In this lesson, we will discuss how you can develop a trusting and affectionate relationship with your baby by learning his nonverbal language, our primal "forgotten" language, and by responding appropriately to meet his needs using your body and your instincts.
Bonding and Attachment
The terms bonding and attachment are often used interchangeably, but there is a difference. One grows out of the other. Bonding is about developing trust, and attachment is about developing affection.
As soon as your baby is born, you begin to bond with her by responding sensitively to her signals. As her attempts at communicating her needs are met with your attempts to understand and meet her needs, she develops trust in you, and in her ability to communicate. She is learning, and so are you. You're getting to know one another. As she gets better at giving cues, and as you get better at reading them, an affectionate relationship develops between you and her. Your baby regards herself by how you respond to her. For this reason, it's important to respond to her cries as well as to her more pleasant signals with love and reassurance. Show her that it's acceptable to express sadness, discomfort, and pain as well as happiness and contentment.
A high-touch and high-interaction style of parenting that encourages attachment is beneficial to you and your baby in many ways. A baby parented in this way tends to develop better intellectually, emotionally, and physically.
Intellectually. Your baby learns best when she is in a state of quiet alertness. Attachment parenting helps her spend more time in this state instead of working hard to get her needs met. More than any educational toy or product, the most important influence on her intellectual development is your responsiveness to her cues.Emotionally. Your baby has trouble regulating her emotions. When you respond to her before her cries escalate out of control, she has an easier time calming herself.
Physically. Your baby releases the hormone cortisol when she is stressed. Too low or too high a level will affect her growth. An insecure attachment to you can cause either problem.
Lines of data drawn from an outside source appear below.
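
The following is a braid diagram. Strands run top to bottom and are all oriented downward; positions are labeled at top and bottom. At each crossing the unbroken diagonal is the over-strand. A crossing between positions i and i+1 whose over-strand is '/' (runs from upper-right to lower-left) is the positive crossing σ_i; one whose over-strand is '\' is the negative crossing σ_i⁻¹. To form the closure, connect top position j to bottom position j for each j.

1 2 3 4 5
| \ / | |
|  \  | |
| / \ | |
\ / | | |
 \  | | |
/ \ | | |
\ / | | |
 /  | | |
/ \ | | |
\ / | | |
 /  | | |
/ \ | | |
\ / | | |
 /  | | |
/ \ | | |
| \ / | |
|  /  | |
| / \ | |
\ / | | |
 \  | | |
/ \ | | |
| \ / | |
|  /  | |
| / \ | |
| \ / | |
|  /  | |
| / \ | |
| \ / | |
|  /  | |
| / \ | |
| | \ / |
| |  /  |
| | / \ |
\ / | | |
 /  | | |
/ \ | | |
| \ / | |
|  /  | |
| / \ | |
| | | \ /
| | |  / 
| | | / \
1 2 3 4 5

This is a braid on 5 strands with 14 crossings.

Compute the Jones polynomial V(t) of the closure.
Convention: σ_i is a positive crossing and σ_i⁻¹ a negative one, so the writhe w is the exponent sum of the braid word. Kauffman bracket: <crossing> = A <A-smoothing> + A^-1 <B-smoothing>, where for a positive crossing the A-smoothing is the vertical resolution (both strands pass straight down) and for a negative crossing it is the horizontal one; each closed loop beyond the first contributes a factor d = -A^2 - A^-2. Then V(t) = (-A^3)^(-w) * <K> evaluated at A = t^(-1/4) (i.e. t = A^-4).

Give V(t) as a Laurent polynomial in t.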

Her securely attached relationship with you keeps her cortisol level in balance, so she can use her energy to grow rather than to work hard trying to get you to meet her needs.
Everything you do with your baby is an opportunity for bonding and building attachment. Holding, feeding, diapering, and bathing your baby are all ways of bonding with her. She thrives on closeness and interaction with you. For this reason, it's important to be cautious in using products designed to substitute for your presence and care. You already have everything your baby needs.